Get a brief introduction to what you'll learn in this course.

Who is this course for?

This course is aimed at software engineers who wish to understand the nature and limits of computation, and computing practitioners who want to know what their software can and can’t do.

Prerequisites

Learning the theory of computation will be easier if you have the basic programming knowledge required for typical introductory programming courses. It is also helpful if you’re familiar with these basic concepts from introductory discrete mathematics:

  • Sets
  • Relations
  • Functions
  • Modular arithmetic
  • The notion of a logarithm
  • First-order predicate logic
  • The structure of simple directed graphs

Learning outcomes

In this course, the key results of the theory of computation are covered, with numerous examples and sometimes even with working Python programs, while at the same time achieving a measure of rigor with a minimum of mathematical formalism. Formal proofs appear infrequently, but constructive arguments abound. While mathematical notation appears as needed, visual representations are frequently used to illustrate concepts.
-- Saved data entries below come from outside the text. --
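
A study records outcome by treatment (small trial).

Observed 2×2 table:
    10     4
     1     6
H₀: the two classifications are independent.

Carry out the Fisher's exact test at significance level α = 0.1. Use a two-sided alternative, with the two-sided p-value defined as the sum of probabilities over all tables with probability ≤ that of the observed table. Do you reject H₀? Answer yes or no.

reject H₀: yes

Margins: r₁=14, r₂=7, c₁=11, c₂=10, n=21
p_obs = C(14,10)·C(7,1)/C(21,11); sum pmf over tables with pmf ≤ p_obs
p-value (two-sided) = 0.02374
At α=0.1: p < α → reject H₀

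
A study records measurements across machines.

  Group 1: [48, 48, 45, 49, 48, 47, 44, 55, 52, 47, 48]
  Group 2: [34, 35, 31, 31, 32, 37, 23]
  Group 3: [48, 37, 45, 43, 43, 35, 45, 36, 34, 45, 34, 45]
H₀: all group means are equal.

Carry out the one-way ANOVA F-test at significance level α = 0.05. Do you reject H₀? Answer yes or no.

Group means [48.27, 31.86, 40.83], grand mean 41.467
SSB = Σnᵢ(x̄ᵢ−x̄)² = 1160.761; SSW = ΣΣ(x−x̄ᵢ)² = 508.706
MSB = 1160.761/2 = 580.3805; MSW = 508.706/27 = 18.8409
F = MSB/MSW = 30.8042
df = (2, 27)
p-value (upper-tail) = 0.00000
At α=0.05: p < α → reject H₀

reject H₀: yes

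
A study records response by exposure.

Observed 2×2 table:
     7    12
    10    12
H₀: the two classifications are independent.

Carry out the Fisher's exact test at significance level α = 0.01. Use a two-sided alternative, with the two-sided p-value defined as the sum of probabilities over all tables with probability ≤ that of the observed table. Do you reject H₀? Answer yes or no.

Margins: r₁=19, r₂=22, c₁=17, c₂=24, n=41
p_obs = C(19,7)·C(22,10)/C(41,17); sum pmf over tables with pmf ≤ p_obs
p-value (two-sided) = 0.75198
At α=0.01: p ≥ α → fail to reject H₀

reject H₀: no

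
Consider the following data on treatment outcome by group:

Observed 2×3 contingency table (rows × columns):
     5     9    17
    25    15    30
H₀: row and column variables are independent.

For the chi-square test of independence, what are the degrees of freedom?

df = (r−1)(c−1) = (2−1)·(3−1) = 2

degrees of freedom = 2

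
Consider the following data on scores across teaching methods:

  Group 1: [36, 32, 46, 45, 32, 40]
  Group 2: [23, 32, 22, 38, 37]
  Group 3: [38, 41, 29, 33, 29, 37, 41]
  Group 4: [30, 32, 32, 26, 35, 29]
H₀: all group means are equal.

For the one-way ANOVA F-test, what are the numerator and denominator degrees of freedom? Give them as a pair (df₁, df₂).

degrees of freedom = [3, 20]

k = 4 groups, N = 24 total
df = (k−1, N−k) = (4−1, 24−4) = (3, 20)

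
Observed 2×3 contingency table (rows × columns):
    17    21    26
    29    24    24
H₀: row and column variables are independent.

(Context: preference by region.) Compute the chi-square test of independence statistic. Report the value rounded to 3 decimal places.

Row totals [64, 77], col totals [46, 45, 50], n=141
χ² = (17−20.88)²/20.88 + (21−20.43)²/20.43 + (26−22.70)²/22.70 + (29−25.12)²/25.12 + (24−24.57)²/24.57 + (24−27.30)²/27.30 = 2.2308
df = 2

test statistic = 2.231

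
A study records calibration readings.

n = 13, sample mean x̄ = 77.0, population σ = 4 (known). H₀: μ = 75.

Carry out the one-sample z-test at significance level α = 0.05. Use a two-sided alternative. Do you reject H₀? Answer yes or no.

SE = σ/√n = 4/√13 = 1.1094
z = (x̄−μ₀)/SE = (77.0−75)/1.1094 = 1.8028
p-value (two-sided) = 0.07142
At α=0.05: p ≥ α → fail to reject H₀

reject H₀: no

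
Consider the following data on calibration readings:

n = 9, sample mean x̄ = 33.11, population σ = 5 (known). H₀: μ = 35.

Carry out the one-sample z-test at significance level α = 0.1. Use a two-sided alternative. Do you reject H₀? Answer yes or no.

SE = σ/√n = 5/√9 = 1.6667
z = (x̄−μ₀)/SE = (33.11−35)/1.6667 = -1.1340
p-value (two-sided) = 0.25679
At α=0.1: p ≥ α → fail to reject H₀

reject H₀: no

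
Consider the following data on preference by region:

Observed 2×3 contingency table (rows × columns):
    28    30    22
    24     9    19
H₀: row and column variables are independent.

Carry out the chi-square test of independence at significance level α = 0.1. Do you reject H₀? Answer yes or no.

reject H₀: yes

Row totals [80, 52], col totals [52, 39, 41], n=132
χ² = (28−31.52)²/31.52 + (30−23.64)²/23.64 + (22−24.85)²/24.85 + (24−20.48)²/20.48 + (9−15.36)²/15.36 + (19−16.15)²/16.15 = 6.1733
df = 2
p-value (upper-tail) = 0.04566
At α=0.1: p < α → reject H₀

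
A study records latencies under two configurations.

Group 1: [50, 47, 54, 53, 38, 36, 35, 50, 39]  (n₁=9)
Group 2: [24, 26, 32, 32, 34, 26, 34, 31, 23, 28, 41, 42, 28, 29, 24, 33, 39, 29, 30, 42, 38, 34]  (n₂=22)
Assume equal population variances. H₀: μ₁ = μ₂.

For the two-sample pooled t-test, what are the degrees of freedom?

degrees of freedom = 29

df = n₁ + n₂ − 2 = 9 + 22 − 2 = 29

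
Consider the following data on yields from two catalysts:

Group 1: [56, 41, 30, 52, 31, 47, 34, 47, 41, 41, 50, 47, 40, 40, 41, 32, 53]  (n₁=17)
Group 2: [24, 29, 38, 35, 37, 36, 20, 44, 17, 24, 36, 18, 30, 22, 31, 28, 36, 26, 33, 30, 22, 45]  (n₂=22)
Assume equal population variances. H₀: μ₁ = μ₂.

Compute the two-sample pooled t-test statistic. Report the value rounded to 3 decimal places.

test statistic = 4.900

x̄₁=42.529, s₁=7.875, n₁=17
x̄₂=30.045, s₂=7.901, n₂=22
s_p² = [16·7.875² + 21·7.901²]/37 = 62.2484
SE = √(s_p²·(1/17+1/22)) = 2.5478
t = (42.529−30.045)/2.5478 = 4.9000
df = 37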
The key concepts covered in this course are:

  • Formal languages and finite state machines.
  • Deterministic and nondeterministic finite automata.
  • Regular expressions and grammars.
  • Properties of regular languages.
  • Context-free languages.
  • Pushdown automata.
  • Context-free grammars.
  • Properties of context-free languages.
  • Turing machines.
  • The landscape of formal languages.
  • Computability.

The emphasis is on the structure, properties, and application of formal languages, along with introductory exposure to computability.

In this course, we’ll use Python 3 since Python is the most readable of programming languages; it is often referred to as “executable pseudocode.” It is in widespread use in many computing domains and is universally available. Python syntax is an effective innovation to teach reductions of one unsolvable problem to another in a compact introductory chapter on computability.